Monday March 14th 2016, or 3/14/16 as our American cousins number it, may rightly be called Pi Day (3.1416), and we will celebrate it as St Pythagoras & All Angles Day too. Of course, when I was young (and never needed anyone, those days are gone, don’t wanna be…, sorry, got carried away!), 45 years and more ago in pre-decimalisation days, Pi Day and St Pythag’s Day were celebrated on 22nd July (22/7 UK-style) along with Mary Magdalene.
Monday 14 March is also Clean Monday this year, the start of Great Lent in Eastern Orthodox churches, a day of strict prayer and fasting. And furthermore, this day marks the beginning of the year 548 in the Sikh Nanakshahi calendar, which is related to significant events in Sikh history and dates from the birth of the first Guru, Guru Nanak Dev, in AD1469.
Other notable dates coming up are 3.17 St Patrick’s Day, 3.19 St Joseph’s Day, and 3.23 World Meteorology Day as well as Spy Wednesday and also the start of the Jewish Feast of Purim celebrating the story of Esther. However 3.25 is NOT Annunciation this year owing to Holy Week, so Christmas may be delayed by up to 10 days, I jest.
The Angle C Connection.
In 1706, William Jones, a self-taught mathematician and one of Anglesey’s most famous sons, published Synopsis palmariorum matheseos, roughly translated as A summary of achievements in mathematics. It is a work of great historical interest because it is where the symbol π appears for the first time in scientific literature to denote the ratio of a circle’s circumference to its diameter. It is thought that he chose π because it is the first letter of the Greek words for periphery (περιφέρεια) and perimeter (περίμετρος). The use of the symbol π was then popularised in 1737 by Swiss mathematician Leonhard Euler.
The Maths Angle.
It’s funny how the mnemonics learned as a child remain with one:-
Now I even I would celebrate in rhymes inapt the great immortal Syracusan rivaled nevermore who in his wondrous lore passed on before left men his guidance how to circles mensurate. (Published by A C Orr in 1906, the Syracusan is Archimedes who used Pythgoras’ Theorem to show that pi lay between 22/7 and 223/71) The mnemonic gives:-
Pi = 3.141592653589793238462643383279 accurate to 30 decimal places.
Other options are:-
Pre-decimal pi = 22/7 a useful approximation, but mathematically misleading since π is irrational and cannot be represented as a fraction of whole numbers.
All-day pi = 24/7 is just me being silly.

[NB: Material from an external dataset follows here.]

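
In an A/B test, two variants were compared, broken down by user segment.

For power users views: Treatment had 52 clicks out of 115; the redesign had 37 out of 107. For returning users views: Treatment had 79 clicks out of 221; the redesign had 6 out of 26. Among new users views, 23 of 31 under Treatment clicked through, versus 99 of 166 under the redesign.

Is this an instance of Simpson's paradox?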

American Pie = It’s a teen R movie recurring, or that unfathomable Don McLean song from 1971.
Raspberry Pi = 3.14**@!
Piscy = member of the Scottish Episcopal Church.
Pixy = Area of an ellipse with axes x & y.
Pizza = volume of a pizza with radius z and depth a, must be deep and crisp and even.
The volume of Wine produced for the Wedding at Cana in Galilee is an exercise for the reader.
An internet search will find a countably infinite number of “maths jokes”; here are just 100 of them:-
1. There are 10 types of person, those who understand binary and those who don’t.
10. Why did the chicken cross the Möbius strip? To get to the same side.
11. What do you get if you cross a mountaineer with a mosquito? Nothing, you can’t cross a scalar with a vector.
100. Which Carol contains the largest binary number? Probably “Ding dong merrily on high … and 101010 by priest and people sungen.” That’s 42 in decimal.
Finally a Classical Physics question – What is a millihelen (mH)?
The quantity of facial beauty required to launch one ship. In the Troy system of units, obviously.